Bielawa’s dense score includes tension-building interval repetitions, nods to minimalism, descending chromatic lines, percussion effects, piano chords and even touches of familiar children’s songs. The Kronos Quartet sets the opening musical stage with violin solo to full quartet to the San Francisco Girls Chorus singing to the clear, beautiful voice of Rowen Sabala as Vireo. Sabala was herself still a teenager performing in this production and her work is amazing, from her troubled gyrations and twitches, interchanges between her mother (Maria Lazarova), Doctor (Gregory Purnhagen), teenage cohort Caroline (Emma MczKenzie), and real/imaginary witches. Though too numerous to mention, all the singers and musicians perform and look convincing.

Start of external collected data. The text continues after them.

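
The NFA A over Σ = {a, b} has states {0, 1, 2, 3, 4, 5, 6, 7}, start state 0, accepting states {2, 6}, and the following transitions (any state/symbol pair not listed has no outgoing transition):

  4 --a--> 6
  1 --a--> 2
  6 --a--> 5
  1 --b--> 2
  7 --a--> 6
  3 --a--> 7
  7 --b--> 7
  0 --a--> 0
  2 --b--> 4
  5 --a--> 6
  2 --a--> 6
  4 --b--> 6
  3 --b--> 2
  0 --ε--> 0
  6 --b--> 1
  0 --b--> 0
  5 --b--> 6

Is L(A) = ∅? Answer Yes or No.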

Highlights include piano clunks as the Doctor moves his scary, lengthy medicinal needle towards Vireo; the piccolo making bird sounds sets the stage as the action moves back in time in Beginner: The Cow Song segment, though distressing, breaks into humour as a hilarious horn band performs in front of a cow while the others grab a grilled meal. Up to nine identical frames at once visually build the girls’ tensions in Boarding School. Sharp bright and dark lighting, atonal music, and hurdy-gurdy solo in Alcatraz build tension and grief. Orchestra members dressed in lab coats and characters in circus costumes fuel the busy Circus, featuring a successful stereotypical Queen-of-Sweden operatic performance by Deborah Voigt until the calming final solo departure of Vireo into the forest in My Name is Vireo.

The libretto is shown on the DVD yet the clear CD production makes understanding words with music manageable. Whether one watches the DVD film or listens to the CD, the detailed intense magic of music, sound, and visuals are uniquely compelling, troubling and entertaining! Everyone involved in the production and performances deserves a standing ovation.